Staff Pick: Out

Out by Natsuo Kirino is a brilliant Japanese murder mystery that’s not much of a mystery at all, at least not a mystery in the sense that we don’t know whodunit. Whodunit is a pretty, young wife and mother of two named Yayoi who is fed up with her husband Kenji’s philandering ways, and decides to strangle him one night in an uncharacteristic moment of rage. Assured that her children heard nothing of the struggle, she calls a friend who works the night shift with her at a boxed lunch factory. As she suspects, the pragmatic Masako Katori is not too surprised by the late call, and immediately sets the wheels in motion about how to make the body disappear and maybe make a little money off the insurance payout.

Masako enlists the help of the trusted fifty-something Yoshie, whom she knows is in desperate need of money from caring for her bedridden mother-in-law. But while the two are butchering their first ever dead body in Masako’s bathroom, the fourth friend in their factory clique gets a peek through the window, and Kuniko is enlisted to help with the disposal of the pieces with an offer of money to keep her from blabbing. The body bags have been divided into thirds, and are to be disposed of in different locations all over town. But the sloppy, lazy Kuniko’s bags are easily uncovered and identified, and soon the police show up asking questions. But the police are the least of their worries.

Satake, a calculating nightclub owner and pimp who has his own experience with dead bodies, is arrested for the murder. He is released because of lack of evidence, but he makes finding the killer of this man who stalked one of his girls priority one when he hits the streets. And he has a hunch about where to start looking first: at Kenji’s wife, Yayoi.

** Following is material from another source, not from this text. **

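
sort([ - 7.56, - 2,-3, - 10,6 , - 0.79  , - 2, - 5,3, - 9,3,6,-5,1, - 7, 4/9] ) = [ - 10, - 9, -7.56 ,-7,-5, - 5 , - 3, - 2,  -  2, - 0.79,4/9, 1,  3,3 , 6,6]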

Out is one of those delicious domino-effect thrillers in the vein of Scott Smith’s A Simple Plan, where a character’s action leads to an undesirable result, which must be dealt with by an even less sensible and more desperate action, and so on and so on and so on. Out is also a statement about Japan's patriarchal society and the mistreatment of female office and factory workers, and the few options they have for escaping their dreary, tired lives.

Body pieces that won’t stay buried; a wedding band that won't stay thrown away; a hidden key that won't stay submerged; children who know more than should; a loan shark with a tempting but messy business offer; a tenacious detective; and a man and woman who discover after it’s too late that they are more alike than they could ever imagine are the things that make Out the perfect page turner—or button clicker if you own an eReader.